Sometimes, an individual can be addicted to more than one thing.  For example someone with a gambling addiction could also use to cocaine, and the two would become fused or crossed together, with the gambler using cocaine to get a bigger high and take larger risks.    Conversely a food addict might also become addicted to going to the gym, with the two behaviors fueling each other.

If you’re concerned about your relationship with a drug or behaviour, then you might be further along the path of recovery than you think.  Even beginning to acknowledge that you may have a problem is a massive step, because many people stay in denial.  Sometimes it’s a crisis like the loss of a job or relationship that brings people to seek help.

I work with most addictions, and an one of a few counsellors who have specialist training and experience in working with sex and pornography addiction. 

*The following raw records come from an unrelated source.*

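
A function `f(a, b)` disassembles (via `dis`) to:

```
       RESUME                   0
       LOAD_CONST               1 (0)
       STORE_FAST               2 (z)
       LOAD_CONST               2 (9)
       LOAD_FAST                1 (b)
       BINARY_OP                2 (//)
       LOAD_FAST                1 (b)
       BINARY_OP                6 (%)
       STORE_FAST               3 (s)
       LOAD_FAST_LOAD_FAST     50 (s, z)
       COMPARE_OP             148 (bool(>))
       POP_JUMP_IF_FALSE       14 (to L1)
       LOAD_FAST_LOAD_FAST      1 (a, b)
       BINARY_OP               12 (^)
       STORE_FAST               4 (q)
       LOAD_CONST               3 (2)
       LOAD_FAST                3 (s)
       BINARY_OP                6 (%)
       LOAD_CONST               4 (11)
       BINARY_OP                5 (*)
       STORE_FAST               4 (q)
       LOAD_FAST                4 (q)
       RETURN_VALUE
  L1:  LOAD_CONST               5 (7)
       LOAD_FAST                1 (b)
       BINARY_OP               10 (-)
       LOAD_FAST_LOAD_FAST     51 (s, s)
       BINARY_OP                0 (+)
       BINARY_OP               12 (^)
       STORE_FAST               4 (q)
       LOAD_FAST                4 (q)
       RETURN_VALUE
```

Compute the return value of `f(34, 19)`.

LOAD_CONST → push 0. Stack: [0]
STORE_FAST z → z=0. Stack: []
LOAD_CONST → push 9. Stack: [9]
LOAD_FAST b → push 19. Stack: [9, 19]
BINARY_OP // → 9 // 19 = 0. Stack: [0]
LOAD_FAST b → push 19. Stack: [0, 19]
BINARY_OP % → 0 % 19 = 0. Stack: [0]
STORE_FAST s → s=0. Stack: []
LOAD_FAST_LOAD_FAST s,z → push 0,0. Stack: [0, 0]
COMPARE_OP bool(>) → 0 vs 0 = False. Stack: [False]
POP_JUMP_IF_FALSE → pop False; jump. Stack: []
LOAD_CONST → push 7. Stack: [7]
LOAD_FAST b → push 19. Stack: [7, 19]
BINARY_OP - → 7 - 19 = -12. Stack: [-12]
LOAD_FAST_LOAD_FAST s,s → push 0,0. Stack: [-12, 0, 0]
BINARY_OP + → 0 + 0 = 0. Stack: [-12, 0]
BINARY_OP ^ → -12 ^ 0 = -12. Stack: [-12]
STORE_FAST q → q=-12. Stack: []
LOAD_FAST q → push -12. Stack: [-12]
RETURN_VALUE → return -12.

-12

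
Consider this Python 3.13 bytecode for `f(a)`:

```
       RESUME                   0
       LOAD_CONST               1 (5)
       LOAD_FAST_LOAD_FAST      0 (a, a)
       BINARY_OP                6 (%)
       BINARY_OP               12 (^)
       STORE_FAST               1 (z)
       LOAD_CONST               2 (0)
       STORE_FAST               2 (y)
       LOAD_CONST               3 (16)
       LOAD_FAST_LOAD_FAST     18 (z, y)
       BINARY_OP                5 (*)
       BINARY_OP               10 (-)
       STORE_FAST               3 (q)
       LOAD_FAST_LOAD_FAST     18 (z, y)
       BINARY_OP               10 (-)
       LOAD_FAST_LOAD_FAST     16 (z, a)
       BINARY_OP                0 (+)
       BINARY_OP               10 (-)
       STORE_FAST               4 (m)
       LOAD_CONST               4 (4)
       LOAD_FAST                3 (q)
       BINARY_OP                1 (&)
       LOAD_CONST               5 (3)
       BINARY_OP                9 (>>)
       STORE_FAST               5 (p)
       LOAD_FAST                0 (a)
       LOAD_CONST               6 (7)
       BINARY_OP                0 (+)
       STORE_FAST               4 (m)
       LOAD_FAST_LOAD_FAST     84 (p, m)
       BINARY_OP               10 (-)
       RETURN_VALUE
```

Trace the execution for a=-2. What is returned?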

Sex and Pornography Addiction

Sex addiction isn't about liking a particular sexual activity.  However, if you might spend a lot of time thinking about it and repetitively engaging with it, despite it having harmful consequences to your life then this may indicate a problem.  You may have tried to stop before, but not been able to stay reliably stopped.  If you’re usage has escalated, you’ll have been left needing more to have the desired ‘high’ effect.  Oftentimes, after using, there are strong feelings of guilt, shame and regret.

Because sex and pornography addiction are particularly shame bound, it makes it hard for people to seek help and support from friends or professionals.

Alcohol, Drugs, Gambling 

The use of alcohol, recreational drugs and gambling is common place in society.  However, due to the nature of the powerful effects it has, it can often motivate people to use again and again, despite negative consequences to their life.  It can affect other areas of life like work, relationships, finances, physical and emotional health.   Sometimes, someone may need the support of a Medical Professional to advise on a managed withdrawal before attending counselling.  If this is the case, a GP can make a referral to the Community Addictions Team. 

The Role of Shame

In my experience, regardless of approach, one very important factor is the quality of the therapeutic relationship.  This means that the relationship feels safe for you to express how you feel, be understood and feel valued without judgement.  Addictions are often entrenched in shame, an incredibly painful and destructive feeling that thrives in secrecy and fear of judgement.  However, in the presence of empathy and understanding it looses its power.  Shame is thought to be a powerful ingredient in sustaining addiction, so it is important that we create the right environment to work with it.

How can counselling help?

Increased tolerance often results in users going deeper into their drug or behaviour of choice maintain the high, and this can result in high levels of shame and self-loathing.  Often, being able to speak with someone without fear of judgement can offer some Immediate relief.

Surprisingly, addiction can often be a way of coping with underlying issues which have been painful or difficult to bare.  Firstly we can look at the impact on your relationships and other areas of life, helping you can decide what to do.  Counselling can help you understand how addiction is sustained and offer some tools to strengthen recovery.   We can also look at the issues which lay underneath the behaviors to help facilitate deeper healing and change.